6.6.19

Jogar às escondidas


Neneh Cherry, “Kong”, in https://www.youtube.com/watch?v=W6ivBXh1zGQ
Era a tarde vagarosa, em seu lento desaguar no ocaso. As mesas da esplanada pareciam o leito da displicência. Até os pássaros tinham hibernado, eles que ao entardecer se reativam na demanda por alimento e na coreografia dos namoros. Talvez houvesse quem jurasse que tudo se adiava para um dia posterior – e nada seria perdido por dentro do adiamento. As escadas paradas rimavam com a flanela deitada para o armário da roupa de inverno, agora que a primavera tardia finalmente se aconchegava no regaço do verão. A pele ficava mais à mostra.

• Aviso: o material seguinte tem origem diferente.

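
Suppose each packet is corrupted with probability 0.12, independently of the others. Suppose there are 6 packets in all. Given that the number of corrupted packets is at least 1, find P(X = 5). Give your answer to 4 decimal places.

X ~ Binomial(6, 0.12). Want P(X=5 | X≥1) = P(X=5) / P(X≥1).
P(X=5) = C(6,5)·0.12^5·0.88^1 = 0.000131
P(X≥1) = 1 − 0.464404 = 0.535596
Ratio = 0.000131 / 0.535596 = 0.000245

0.0002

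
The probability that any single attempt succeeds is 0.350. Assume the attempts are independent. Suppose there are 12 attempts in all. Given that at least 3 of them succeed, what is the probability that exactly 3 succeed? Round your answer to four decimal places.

X ~ Binomial(12, 0.35). Want P(X=3 | X≥3) = P(X=3) / P(X≥3).
P(X=3) = C(12,3)·0.35^3·0.65^9 = 0.195365
P(X≥3) = 1 − 0.005688 − 0.036753 − 0.108846 = 0.848712
Ratio = 0.195365 / 0.848712 = 0.230190

0.2302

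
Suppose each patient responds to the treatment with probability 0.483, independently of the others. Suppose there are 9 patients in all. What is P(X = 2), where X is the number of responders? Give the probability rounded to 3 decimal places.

X ~ Binomial(n=9, p=0.483).
P(X=2) = C(9,2) · p^2 · (1−p)^7
= 36 · 0.23329 · 0.0098727 = 0.08291

0.083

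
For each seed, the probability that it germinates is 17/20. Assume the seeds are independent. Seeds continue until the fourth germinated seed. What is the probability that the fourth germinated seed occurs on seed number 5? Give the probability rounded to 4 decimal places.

Y = trial on which the fourth success occurs; negative binomial, r=4, p=0.85.
P(Y=5) = C(4,3) · p^4 · (1−p)^1
= 4 · 0.52201 · 0.15 = 0.313204

0.3132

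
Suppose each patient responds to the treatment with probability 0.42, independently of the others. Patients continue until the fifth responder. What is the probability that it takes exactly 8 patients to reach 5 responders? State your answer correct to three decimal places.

0.089

Y = trial on which the fifth success occurs; negative binomial, r=5, p=0.42.
P(Y=8) = C(7,4) · p^5 · (1−p)^3
= 35 · 0.013069 · 0.19511 = 0.08925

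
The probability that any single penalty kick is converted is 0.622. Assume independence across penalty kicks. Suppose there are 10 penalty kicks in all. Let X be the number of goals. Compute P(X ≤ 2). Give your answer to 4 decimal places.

0.0083

X ~ Binomial(10, 0.622); P(X ≤ 2) = Σ C(10,k) p^k (1−p)^(10−k) over k:
  k=0: C(10,0)·0.622^0·0.378^10 = 0.000060
  k=1: C(10,1)·0.622^1·0.378^9 = 0.000980
  k=2: C(10,2)·0.622^2·0.378^8 = 0.007257
Total = 0.008296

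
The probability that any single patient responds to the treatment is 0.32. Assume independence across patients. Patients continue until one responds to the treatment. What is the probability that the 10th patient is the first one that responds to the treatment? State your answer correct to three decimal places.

Geometric (trials to first success), p = 0.32.
P(Y = 10) = (1−p)^9 · p = 0.031087 · 0.32 = 0.00995

0.010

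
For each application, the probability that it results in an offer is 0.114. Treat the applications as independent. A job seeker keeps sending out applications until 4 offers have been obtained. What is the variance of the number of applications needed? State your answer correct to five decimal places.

272.69929

Y = total applications until the fourth success; negative binomial with r=4, p=0.114.
Var(Y) = r(1−p)/p² = 4·0.886 / 0.114² = 272.6992921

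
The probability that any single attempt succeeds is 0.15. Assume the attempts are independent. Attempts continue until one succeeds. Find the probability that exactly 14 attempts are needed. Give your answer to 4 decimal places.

Geometric (trials to first success), p = 0.15.
P(Y = 14) = (1−p)^13 · p = 0.12091 · 0.15 = 0.018136

0.0181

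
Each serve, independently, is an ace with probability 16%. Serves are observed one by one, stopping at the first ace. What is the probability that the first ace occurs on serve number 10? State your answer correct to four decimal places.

0.0333

Geometric (trials to first success), p = 0.16.
P(Y = 10) = (1−p)^9 · p = 0.20822 · 0.16 = 0.033315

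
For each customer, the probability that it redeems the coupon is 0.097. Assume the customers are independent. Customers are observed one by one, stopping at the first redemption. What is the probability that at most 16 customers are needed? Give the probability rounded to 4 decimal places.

Y = number of customers to the first success; geometric, p = 0.097.
P(Y ≤ 16) = 1 − (1−p)^16 = 1 − 0.195436 = 0.804564

0.8046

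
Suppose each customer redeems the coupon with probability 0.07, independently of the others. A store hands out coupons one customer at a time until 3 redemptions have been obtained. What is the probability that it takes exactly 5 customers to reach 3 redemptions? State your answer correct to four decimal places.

0.0018

Y = trial on which the third success occurs; negative binomial, r=3, p=0.07.
P(Y=5) = C(4,2) · p^3 · (1−p)^2
= 6 · 0.000343 · 0.8649 = 0.001780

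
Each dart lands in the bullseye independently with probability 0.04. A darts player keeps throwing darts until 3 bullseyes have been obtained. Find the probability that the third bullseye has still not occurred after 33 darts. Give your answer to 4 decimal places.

0.8558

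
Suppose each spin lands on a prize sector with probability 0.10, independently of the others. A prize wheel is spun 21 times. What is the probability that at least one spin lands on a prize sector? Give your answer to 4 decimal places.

P(at least one) = 1 − P(none) = 1 − (1 − 0.10)^21
= 1 − 0.109419 = 0.890581

0.8906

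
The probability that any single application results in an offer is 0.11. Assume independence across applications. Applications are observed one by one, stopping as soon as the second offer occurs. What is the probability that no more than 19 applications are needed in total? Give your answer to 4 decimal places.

Finishing within 19 applications ⇔ at least 2 successes in the first 19. With X ~ Binomial(19, 0.11), P(Y ≤ 19) = 1 − P(X ≤ 1).
  k=0: C(19,0)·0.11^0·0.89^19 = 0.109247
  k=1: C(19,1)·0.11^1·0.89^18 = 0.256547
1 − 0.365794 = 0.634206

0.6342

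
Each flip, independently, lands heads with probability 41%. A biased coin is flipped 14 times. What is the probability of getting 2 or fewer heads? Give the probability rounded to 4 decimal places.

0.0339

X ~ Binomial(14, 0.41); P(X ≤ 2) = Σ C(14,k) p^k (1−p)^(14−k) over k:
  k=0: C(14,0)·0.41^0·0.59^14 = 0.000619
  k=1: C(14,1)·0.41^1·0.59^13 = 0.006025
  k=2: C(14,2)·0.41^2·0.59^12 = 0.027217
Total = 0.033861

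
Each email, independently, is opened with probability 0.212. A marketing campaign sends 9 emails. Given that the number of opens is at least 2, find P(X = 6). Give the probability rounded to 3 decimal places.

X ~ Binomial(9, 0.212). Want P(X=6 | X≥2) = P(X=6) / P(X≥2).
P(X=6) = C(9,6)·0.212^6·0.788^3 = 0.00373
P(X≥2) = 1 − 0.11715 − 0.28365 = 0.59920
Ratio = 0.00373 / 0.59920 = 0.00623

0.006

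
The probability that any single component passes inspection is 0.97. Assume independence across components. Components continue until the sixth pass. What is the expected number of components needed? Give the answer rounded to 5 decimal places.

Y = total components until the sixth success; negative binomial with r=6, p=0.97.
E[Y] = r / p = 6 / 0.97 = 6.1855670

6.18557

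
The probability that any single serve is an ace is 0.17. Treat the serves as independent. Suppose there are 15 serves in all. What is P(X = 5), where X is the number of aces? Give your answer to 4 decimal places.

0.0662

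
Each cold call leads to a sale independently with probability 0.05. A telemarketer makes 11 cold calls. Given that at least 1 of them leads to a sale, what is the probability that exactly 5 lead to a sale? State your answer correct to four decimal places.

0.0002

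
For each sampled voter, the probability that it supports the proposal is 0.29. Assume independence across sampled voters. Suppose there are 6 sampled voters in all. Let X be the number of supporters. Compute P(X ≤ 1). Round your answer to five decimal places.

0.44204

X ~ Binomial(6, 0.29); P(X ≤ 1) = Σ C(6,k) p^k (1−p)^(6−k) over k:
  k=0: C(6,0)·0.29^0·0.71^6 = 0.1281003
  k=1: C(6,1)·0.29^1·0.71^5 = 0.3139359
Total = 0.4420362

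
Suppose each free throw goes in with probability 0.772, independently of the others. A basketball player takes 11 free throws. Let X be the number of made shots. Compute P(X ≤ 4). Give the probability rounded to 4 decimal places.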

Todavia, as pessoas escondiam-se. Umas das outras. Escondiam-se, acima de tudo, de si mesmas. Não amplificavam a sua existência através de uma lente desproporcionada. Pelo contrário. Refugiavam-se numa modéstia inusual. Viam-se de tamanho pequeno, mais pequeno do que a imagem desenhada pelos espelhos que se soerguiam ao olhar. Jogavam às escondidas, num processo que se multiplicava em diferentes camadas. Primeiro, escondiam-se de si mesmas. Depois, reproduziam o processo ao serem exiladas diante de todas as outras pessoas. A geografia ficava deserta de pessoas, tanta a azáfama em todos jogarem às escondidas de todos.
O relógio da catedral não caucionava estes fingimentos. Metodicamente, as sincopadas batidas dos sinos anunciavam a hora certa. As pessoas podiam fingir, entregando-se a um teatral jogo das escondidas, como se precisassem de um lúdico, infantil momento para ocultarem as dores excruciantes que as sobressaltavam. Mas esse era um fingimento que não podia ter uma densa camada de verniz. Ao menor chamamento das contrariedades, sopesava a farsa com o choque frontal com o diuturno rosto do dia. O indesmentível acometimento repudiava outros jogos florais, o arremedo de hibernação como pretexto para embaciar as de si baças lentes que transmitem a cores o lado desprezível da existência. Quem se entregava a este jogo estava convencido que era heteróclito, um pária.
E nem assim as pessoas enfraqueciam o jogo das escondidas. Aproveitavam ao máximo as telas adornadas que desfilavam diante do pensamento, enquanto se entregavam ao jogo. Não falavam. Nem consigo mesmas. Vogavam no interior de nuvens densamente acasteladas, onde sabiam ter um refúgio que as protegia dos contratempos, das maresias malditas, dos vultos prostrados, da miopia que se entretece no dorso da exemplar erudição atirada ao rosto dos que são tidos como beócios (pelos putativos eruditos). Era uma utopia. Um sonho por dentro do sonho que se debatia num canto da memória, sem um sono a condizer. 
Era um jogo que não tinha ganhador à partida.